What’s the appeal of being an independent consultant? Why would you do this versus any other business or job?
- I get to work on something new every few months. New company, new people, new challenges, etc. This keeps things interesting.
- I get to do what I think is best for the client, rather than taking orders from someone.
- Pays much better than salaried positions (for me, at least).
- I get to define my own job. If next year I decide to switch from marketing consulting to, say, operations consulting or sales consulting or illustration work or some narrow marketing thing like site conversion optimization, I just update my website headline it’s done.
- Experience the joy of running a business. Project cash flow, close deals, scope out projects, deliver results, collect feedback, track invoices… Love it.
- Ultimate flexibility. Last year I took a month off to travel, and this year I took a month off for paternity leave. All it took is advance notice to my clients, and a return date so they know when we can pick back up.
How long is your average engagement, if you don’t mind asking. Also I suspect this requires a lot of travel (and time away from home), correct?
Starts with two months, usually, and on average goes for over a year. As the startup grows there are always new challenges that pop up.
Actually I barely travel even though most my clients are in the Bay Area and I’m on the east coast. Everything is done remotely with email, slack, and zoom. I go there once a quarter but even that is just for some face-to-face time and not out of necessity.
You can build a 100K car in an hour? Excellent.” Why wouldn’t your hourly rate be 100k then (vs $100)?
What if you found an even faster way and did it in 30 minutes, do you charge half that? What if it takes you a bit longer, 2 hours, is it fair to charge the client 2x?
The point is, the client wants a car, not an hour of car-making.
Also, the moment you provide an hourly rate you get compared to other hourly workers, whether it’s fair or not. “What?! $100k an hour? Even our lawyers cost less!”

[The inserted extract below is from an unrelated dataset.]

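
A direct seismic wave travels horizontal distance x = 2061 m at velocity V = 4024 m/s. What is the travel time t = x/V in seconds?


t = x / V
= 2061 / 4024
= 0.5122 s

0.5122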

Do you have any ideas around what hourly I should charge for messaging consulting?
Charge on a per-project or per-month basis, not hourly. Base the price on expected value, not time spent. Let’s say it takes you 40 hours and you charge $600/hr. That’s $24,000, if you could convince them to pay you what they pay their high-end lawyers, which will be difficult. And if you do a great job and finish it sooner then you’re “rewarded” by getting less money.
But let’s say they expect this product line to bring in $10 million in revenue in 2020 if they get the messaging right. Suddenly $24,000 is a no-brainer. Too little, actually. Even $50,000 should be a no-brainer, assuming you’re speaking with a person who’s used to writing large checks and trusts your capabilities. You won’t have to justify the rate because there’s nothing to compare to, and nobody cares how much or little time you spend on it. Not even mentioning the unquantifiable benefits you’d provide, like ability to start right away, domain expertise, your industry connections, etc.